Mayor Lempert writes [Mailbox, Feb. 5]: “… the reality is that the municipality continues to operate a channel that airs Council, Planning, and Zoning Board meetings … the school district operates its own channel that airs its Board meetings… ”
What is not acknowledged is that if Princeton Community Access Television ceases operation the public’s voice will be denied the freedom of expression accorded the Princeton Council and the Princeton School Board.
Mayor Lempert writes: “PCTV is a local nonprofit … it produces local programming, primarily interview shows. It also provides video production training…”
What is not acknowledged is that PCTV produces videos and podcasts to bolster fundraising efforts for Princeton-based nonprofits including the Witherspoon-Jackson Development Corporation, Latin American Legal Defense and Education Fund, and Coalition For Peace Action.
Mayor Lempert writes: “Princeton was one of the very few remaining towns in the entire state to fund a local station.”
What is not acknowledged is that Princeton’s government is not funding a station, but a television production studio where video productions take place. PCTV is fulfilling its mission of enabling the public’s voice to be aired on television and digital platforms.
Mayor Lempert writes: “Communication has been democratized to an extent no one could have imagined when PCTV began … now it is possible to record and broadcast video across the globe with a smartphone.”

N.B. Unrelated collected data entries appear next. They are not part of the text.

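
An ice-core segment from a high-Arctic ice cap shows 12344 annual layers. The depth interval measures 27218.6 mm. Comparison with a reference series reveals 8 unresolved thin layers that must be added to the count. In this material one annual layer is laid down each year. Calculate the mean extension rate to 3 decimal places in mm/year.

Correcting the raw count gives 12344 + 8 = 12352 true annual layers.
Extension rate ≈ 27218.6 / 12352 = 2.204 mm/year.

2.204 mm/year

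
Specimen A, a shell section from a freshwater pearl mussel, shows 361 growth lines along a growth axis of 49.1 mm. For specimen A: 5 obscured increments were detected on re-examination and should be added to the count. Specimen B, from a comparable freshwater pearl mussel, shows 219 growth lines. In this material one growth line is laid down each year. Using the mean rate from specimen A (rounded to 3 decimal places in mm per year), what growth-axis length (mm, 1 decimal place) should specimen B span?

Specimen A: after corrections the count is 361 + 5 = 366 growth lines.
A: 49.1 mm over 366 years gives 49.1 / 366 ≈ 0.134 mm/year.
B's length ≈ 0.134 × 219 = 29.3 mm.

29.3 mm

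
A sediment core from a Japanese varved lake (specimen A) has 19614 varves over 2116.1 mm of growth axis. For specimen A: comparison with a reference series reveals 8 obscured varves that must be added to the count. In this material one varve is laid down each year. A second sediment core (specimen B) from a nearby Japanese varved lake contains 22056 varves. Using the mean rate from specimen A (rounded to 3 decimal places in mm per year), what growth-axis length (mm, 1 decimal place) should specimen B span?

2382.0 mm

Specimen A: true varve count = 19614 + 8 = 19622.
A: 2116.1 mm over 19622 years gives 2116.1 / 19622 ≈ 0.108 mm per year.
Length of B = 0.108 × 22056 = 2382.0 mm.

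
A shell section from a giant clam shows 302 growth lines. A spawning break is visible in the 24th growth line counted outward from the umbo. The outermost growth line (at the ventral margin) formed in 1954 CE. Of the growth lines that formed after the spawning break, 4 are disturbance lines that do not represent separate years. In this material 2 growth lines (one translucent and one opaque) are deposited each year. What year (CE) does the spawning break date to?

The spawning break sits at growth line 24 from the umbo, so 302 − 24 = 278 growth lines formed after it.
Excluding 4 false growth lines: 278 − 4 = 274.
Dividing by 2 growth lines per year: 274 / 2 = 137 years.
Counting back 137 years from 1954 CE places the spawning break in 1954 − 137 = 1817 CE.

1817 CE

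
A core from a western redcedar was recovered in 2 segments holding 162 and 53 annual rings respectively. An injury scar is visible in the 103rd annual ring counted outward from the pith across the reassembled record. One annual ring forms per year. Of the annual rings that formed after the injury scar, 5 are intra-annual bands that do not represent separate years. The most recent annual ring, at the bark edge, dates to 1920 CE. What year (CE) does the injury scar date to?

Total annual rings = 162 + 53 = 215.
The injury scar sits at annual ring 103 from the pith, so 215 − 103 = 112 annual rings formed after it.
112 − 5 false = 107 true annual rings after the injury scar.
1920 − 107 = 1813 CE.

1813 CE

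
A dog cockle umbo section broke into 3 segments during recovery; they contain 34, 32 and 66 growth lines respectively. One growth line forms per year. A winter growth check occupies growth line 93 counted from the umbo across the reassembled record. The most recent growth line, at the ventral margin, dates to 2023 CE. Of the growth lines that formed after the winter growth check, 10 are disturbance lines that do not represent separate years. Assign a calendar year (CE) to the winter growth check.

1994 CE

Total growth lines = 34 + 32 + 66 = 132.
132 − 93 = 39 growth lines lie beyond the winter growth check toward the ventral margin.
39 − 10 false = 29 true growth lines after the winter growth check.
Counting back 29 years from 2023 CE places the winter growth check in 2023 − 29 = 1994 CE.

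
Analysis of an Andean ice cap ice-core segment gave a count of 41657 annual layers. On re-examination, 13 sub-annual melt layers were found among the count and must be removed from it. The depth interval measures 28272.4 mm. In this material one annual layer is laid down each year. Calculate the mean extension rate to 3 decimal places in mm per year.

0.679 mm per year

After corrections the count is 41657 − 13 = 41644 annual layers.
Mean rate = 28272.4 mm / 41644 years ≈ 0.679 mm per year.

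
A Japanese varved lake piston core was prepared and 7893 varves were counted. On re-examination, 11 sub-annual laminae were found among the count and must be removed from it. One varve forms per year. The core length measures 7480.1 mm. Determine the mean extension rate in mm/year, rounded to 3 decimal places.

0.949 mm/year

True varve count = 7893 − 11 = 7882.
Extension rate ≈ 7480.1 / 7882 = 0.949 mm/year.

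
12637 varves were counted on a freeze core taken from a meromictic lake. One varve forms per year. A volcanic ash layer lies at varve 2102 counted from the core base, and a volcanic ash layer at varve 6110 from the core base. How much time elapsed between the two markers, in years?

4008 years

The two markers are separated by 6110 − 2102 = 4008 varves.
One varve per year makes the interval 4008 years.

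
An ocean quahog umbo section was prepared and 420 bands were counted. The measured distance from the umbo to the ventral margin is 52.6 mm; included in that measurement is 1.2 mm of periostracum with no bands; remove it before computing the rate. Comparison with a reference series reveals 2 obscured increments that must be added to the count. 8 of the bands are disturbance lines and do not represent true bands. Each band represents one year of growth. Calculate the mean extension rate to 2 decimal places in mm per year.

True band count = 420 − 8 + 2 = 414.
Net length = 52.6 − 1.2 = 51.4 mm.
Mean rate = 51.4 mm / 414 years ≈ 0.12 mm per year.

0.12 mm per year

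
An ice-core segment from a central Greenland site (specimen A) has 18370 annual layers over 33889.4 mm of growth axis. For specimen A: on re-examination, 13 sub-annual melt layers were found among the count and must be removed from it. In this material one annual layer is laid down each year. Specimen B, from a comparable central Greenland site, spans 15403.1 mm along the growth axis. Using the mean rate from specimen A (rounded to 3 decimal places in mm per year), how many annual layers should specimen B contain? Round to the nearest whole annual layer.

8344 annual layers

Specimen A: correcting the raw count gives 18370 − 13 = 18357 true annual layers.
A: Extension rate ≈ 33889.4 / 18357 = 1.846 mm/year.
Specimen B: 15403.1 mm / 1.846 mm per year = 8344.04 years ≈ 8344 annual layers.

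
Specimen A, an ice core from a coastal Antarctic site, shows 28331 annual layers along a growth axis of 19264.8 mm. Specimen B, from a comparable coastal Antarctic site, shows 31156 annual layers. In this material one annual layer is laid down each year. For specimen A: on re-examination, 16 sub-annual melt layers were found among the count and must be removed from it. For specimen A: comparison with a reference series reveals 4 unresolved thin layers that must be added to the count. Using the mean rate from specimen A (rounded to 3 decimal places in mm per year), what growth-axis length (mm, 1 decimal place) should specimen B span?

Specimen A: true annual layer count = 28331 − 16 + 4 = 28319.
A: Extension rate ≈ 19264.8 / 28319 = 0.680 mm/year.
B's length ≈ 0.680 × 31156 = 21186.1 mm.

21186.1 mm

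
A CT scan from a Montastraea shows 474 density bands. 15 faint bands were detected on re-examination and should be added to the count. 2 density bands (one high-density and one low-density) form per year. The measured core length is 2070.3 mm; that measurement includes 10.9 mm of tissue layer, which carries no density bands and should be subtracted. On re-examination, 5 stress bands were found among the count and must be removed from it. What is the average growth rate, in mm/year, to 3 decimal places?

Correcting the raw count gives 474 − 5 + 15 = 484 true density bands.
Dividing by 2 density bands per year: 484 / 2 = 242 years.
Net length = 2070.3 − 10.9 = 2059.4 mm.
Extension rate ≈ 2059.4 / 242 = 8.510 mm/year.

8.510 mm/year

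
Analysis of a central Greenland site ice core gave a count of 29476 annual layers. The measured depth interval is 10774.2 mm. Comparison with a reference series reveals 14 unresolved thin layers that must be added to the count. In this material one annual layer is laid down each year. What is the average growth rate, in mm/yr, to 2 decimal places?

0.37 mm/yr

After corrections the count is 29476 + 14 = 29490 annual layers.
Extension rate ≈ 10774.2 / 29490 = 0.37 mm/yr.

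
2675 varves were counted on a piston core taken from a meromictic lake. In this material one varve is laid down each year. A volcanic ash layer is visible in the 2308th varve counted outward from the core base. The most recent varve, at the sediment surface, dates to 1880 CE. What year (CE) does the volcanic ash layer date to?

Between varve 2308 and the sediment surface there are 2675 − 2308 = 367 varves.
Counting back 367 years from 1880 CE places the volcanic ash layer in 1880 − 367 = 1513 CE.

1513 CE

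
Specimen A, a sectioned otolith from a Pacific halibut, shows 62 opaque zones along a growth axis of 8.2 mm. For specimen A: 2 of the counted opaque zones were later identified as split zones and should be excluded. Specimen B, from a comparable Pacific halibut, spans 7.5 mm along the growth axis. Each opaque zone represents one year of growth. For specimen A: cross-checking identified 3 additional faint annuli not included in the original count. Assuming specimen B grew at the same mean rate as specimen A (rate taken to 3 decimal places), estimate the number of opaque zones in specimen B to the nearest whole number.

Specimen A: after corrections the count is 62 − 2 + 3 = 63 opaque zones.
A: 8.2 mm over 63 years gives 8.2 / 63 ≈ 0.130 mm/yr.
Specimen B: 7.5 mm / 0.130 mm per year = 57.69 years ≈ 58 opaque zones.

58 opaque zones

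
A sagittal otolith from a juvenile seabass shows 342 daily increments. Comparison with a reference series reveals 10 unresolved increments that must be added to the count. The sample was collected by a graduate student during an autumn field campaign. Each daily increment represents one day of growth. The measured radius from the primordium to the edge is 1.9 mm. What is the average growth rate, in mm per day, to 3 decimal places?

Adjusted count: 342 + 10 = 352 daily increments.
Mean rate = 1.9 mm / 352 days ≈ 0.005 mm per day.

0.005 mm per day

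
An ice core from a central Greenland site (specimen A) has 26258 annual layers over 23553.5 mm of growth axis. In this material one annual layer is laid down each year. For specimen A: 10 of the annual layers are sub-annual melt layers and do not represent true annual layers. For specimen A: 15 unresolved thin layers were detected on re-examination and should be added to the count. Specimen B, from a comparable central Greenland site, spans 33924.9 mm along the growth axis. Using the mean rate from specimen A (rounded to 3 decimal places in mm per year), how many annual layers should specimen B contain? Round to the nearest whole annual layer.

Specimen A: correcting the raw count gives 26258 − 10 + 15 = 26263 true annual layers.
A: Mean rate = 23553.5 mm / 26263 years ≈ 0.897 mm/yr.
Specimen B: 33924.9 mm / 0.897 mm per year = 37820.40 years ≈ 37820 annual layers.

37820 annual layers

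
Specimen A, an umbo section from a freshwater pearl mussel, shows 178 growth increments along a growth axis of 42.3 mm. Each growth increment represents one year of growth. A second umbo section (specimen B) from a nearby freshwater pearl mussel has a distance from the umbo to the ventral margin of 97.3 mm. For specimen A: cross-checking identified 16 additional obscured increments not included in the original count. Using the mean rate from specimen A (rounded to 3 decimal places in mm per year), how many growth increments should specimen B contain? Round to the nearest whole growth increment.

446 growth increments

Specimen A: correcting the raw count gives 178 + 16 = 194 true growth increments.
A: Extension rate ≈ 42.3 / 194 = 0.218 mm/year.
B spans 97.3 / 0.218 = 446.33 years ≈ 446 growth increments.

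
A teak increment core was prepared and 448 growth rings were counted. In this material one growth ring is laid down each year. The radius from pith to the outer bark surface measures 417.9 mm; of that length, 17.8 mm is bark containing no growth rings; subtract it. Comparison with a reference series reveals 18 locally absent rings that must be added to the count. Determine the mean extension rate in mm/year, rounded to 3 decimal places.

Correcting the raw count gives 448 + 18 = 466 true growth rings.
Removing the 17.8 mm offcut leaves 417.9 − 17.8 = 400.1 mm.
400.1 mm over 466 years gives 400.1 / 466 ≈ 0.859 mm/year.

0.859 mm/year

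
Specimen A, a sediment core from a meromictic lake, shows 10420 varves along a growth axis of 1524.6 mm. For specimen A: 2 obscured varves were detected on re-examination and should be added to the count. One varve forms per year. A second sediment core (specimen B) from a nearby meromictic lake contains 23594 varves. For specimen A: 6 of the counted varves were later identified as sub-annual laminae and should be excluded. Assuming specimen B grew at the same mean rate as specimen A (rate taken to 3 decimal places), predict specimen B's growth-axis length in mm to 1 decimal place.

Specimen A: adjusted count: 10420 − 6 + 2 = 10416 varves.
A: Extension rate ≈ 1524.6 / 10416 = 0.146 mm/year.
Length of B = 0.146 × 23594 = 3444.7 mm.

3444.7 mm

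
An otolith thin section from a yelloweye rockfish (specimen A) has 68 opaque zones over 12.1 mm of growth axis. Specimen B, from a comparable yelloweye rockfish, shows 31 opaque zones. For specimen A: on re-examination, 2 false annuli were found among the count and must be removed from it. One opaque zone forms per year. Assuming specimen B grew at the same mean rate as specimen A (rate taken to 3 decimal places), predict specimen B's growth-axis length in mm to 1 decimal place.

Specimen A: correcting the raw count gives 68 − 2 = 66 true opaque zones.
A: Extension rate ≈ 12.1 / 66 = 0.183 mm per year.
B's length ≈ 0.183 × 31 = 5.7 mm.

5.7 mm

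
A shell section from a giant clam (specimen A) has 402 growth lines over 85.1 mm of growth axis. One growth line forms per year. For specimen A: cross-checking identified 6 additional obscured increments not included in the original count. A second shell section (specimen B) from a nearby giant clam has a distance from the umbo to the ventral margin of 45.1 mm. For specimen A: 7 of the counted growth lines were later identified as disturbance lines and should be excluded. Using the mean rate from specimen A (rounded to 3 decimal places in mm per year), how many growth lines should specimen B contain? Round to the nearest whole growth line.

Specimen A: correcting the raw count gives 402 − 7 + 6 = 401 true growth lines.
A: 85.1 mm over 401 years gives 85.1 / 401 ≈ 0.212 mm per year.
Specimen B: 45.1 mm / 0.212 mm per year = 212.74 years ≈ 213 growth lines.

213 growth lines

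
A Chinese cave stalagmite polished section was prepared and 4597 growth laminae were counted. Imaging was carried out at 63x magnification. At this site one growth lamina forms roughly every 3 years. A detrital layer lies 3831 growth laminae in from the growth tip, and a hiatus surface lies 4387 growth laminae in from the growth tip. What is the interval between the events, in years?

1668 years

The two markers are separated by 4387 − 3831 = 556 growth laminae.
Multiplying by 3 years per growth lamina: 556 × 3 = 1668 years.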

What is not acknowledged is that new technology creates possibilities not democracy. As Eric Schmidt, chairman of the U.S. Department of Defense’s Innovation Advisory Board states: “We are naive to believe … that if you just empower the people with new communication tools democracy flourishes.” Dr. Catherine Happer, Glasgow University Media Group, adds: “There is no conclusive evidence that citizens are better informed politically than they were before the rise of internet-based news.” To have a meaningful say in policy decisions that affect their community, the public needs opportunities to get together to share their opinions and beliefs. “If U.S. democracy is to survive and thrive citizens need to use all instruments of democratic communication such as community radio, public access television, and now the internet,” says Professor Douglas Kellner. The more compelling the public’s voice becomes, the stronger our democracy becomes.